See subversion log for revision information.


Logs will need to be aggregated from all Member Nodes and stored at each Coordinating Node. Each Coordinating Node must replicas its logging data to the other Coordinating Nodes. The process described below relies on several technologies: Quartz Scheduler, Hazelcast Data Distribution, Metacat Repository Storage, and the Solr Search platform.

Log Aggregation Scheduling

Log Aggregation will performed once a day per Member Node. There is no set time as to when harvesting of log records will be performed on a daily basis. At the time it is performed, it will harvest all the records from the last run until the beginning of the current day (00:00:00). Therefore, the aggregate logs on the CN may be only as recent as 48 hrs in the past, depending on when a query is executed and when the last harvesting was run. In the Log Scheduler class, Quartz will be used as the mechanism to schedule log harvesting.

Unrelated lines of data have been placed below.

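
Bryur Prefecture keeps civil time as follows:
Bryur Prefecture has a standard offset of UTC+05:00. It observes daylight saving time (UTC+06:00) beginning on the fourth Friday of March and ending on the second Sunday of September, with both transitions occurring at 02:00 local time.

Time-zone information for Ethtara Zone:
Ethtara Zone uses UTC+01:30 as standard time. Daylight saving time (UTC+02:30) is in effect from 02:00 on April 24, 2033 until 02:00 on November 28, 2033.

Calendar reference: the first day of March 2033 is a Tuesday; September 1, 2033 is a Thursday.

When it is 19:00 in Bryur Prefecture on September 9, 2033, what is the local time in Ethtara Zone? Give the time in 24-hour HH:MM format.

1 March 2033 is a Tuesday, so the first Friday is March 4 and the fourth is March 25.
1 September 2033 is a Thursday, so the first Sunday is September 4 and the second is September 11.
September 9, 2033 falls between 25 March and 11 September, so daylight saving is in effect and Bryur Prefecture is at UTC+06:00.
19:00 Bryur Prefecture − 6h = 13:00 UTC.
At the standard offset (UTC+01:30), 13:00 UTC + 1h30m = 14:30 Ethtara Zone standard time.
The standard-time date in Ethtara Zone, September 9, 2033, lies within the daylight-saving period (24 April – 28 November), so Ethtara Zone is on daylight time, UTC+02:30.
13:00 UTC + 2h30m = 15:30 Ethtara Zone.

15:30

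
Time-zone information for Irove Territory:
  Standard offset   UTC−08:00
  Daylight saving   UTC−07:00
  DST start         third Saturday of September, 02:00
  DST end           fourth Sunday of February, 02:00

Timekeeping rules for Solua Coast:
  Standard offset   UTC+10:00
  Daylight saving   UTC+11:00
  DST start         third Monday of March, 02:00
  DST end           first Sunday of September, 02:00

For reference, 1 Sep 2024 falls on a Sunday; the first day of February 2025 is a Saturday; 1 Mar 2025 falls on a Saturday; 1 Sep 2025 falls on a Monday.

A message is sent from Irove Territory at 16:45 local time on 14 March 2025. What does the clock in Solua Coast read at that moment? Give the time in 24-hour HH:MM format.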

Log Aggregation Distributed Execution

The Log Aggregator will run as a distributed executable class for each Member node, as well as locally for the Metacat instance that acts as the storage mechanism for the Coordinating Node. The distribution of the execution will be handled by Hazelcast. There is a maximum number of executions of the Log Aggregator that may be running at any given time (# of CNs * max per CN).

The Log Aggregator task will run a getLogRecords query against a Member Node. It will loop through the Types.Log results, calling Log Publisher for each Types.LogEntry, and place on a distributed Hazelcast topic a Types.LogEntry to be broadcast to all members of the Hazelcast cluster (including itself).

Log Aggregation Indexing

Each Coordinating Node will have a Log Aggregator will be running a Log Subscriber that listens for events on the distributed Hazelcast topic. For each Types.LogEntry message received, it will call Log Indexer. Log Indexer will take the Types.LogEntry and create a Solr Document finally submitting the document to Solr for addition to the Lucene index.


Figure 1. Sequence diagram illustrating the sequence of the Log Aggregator process.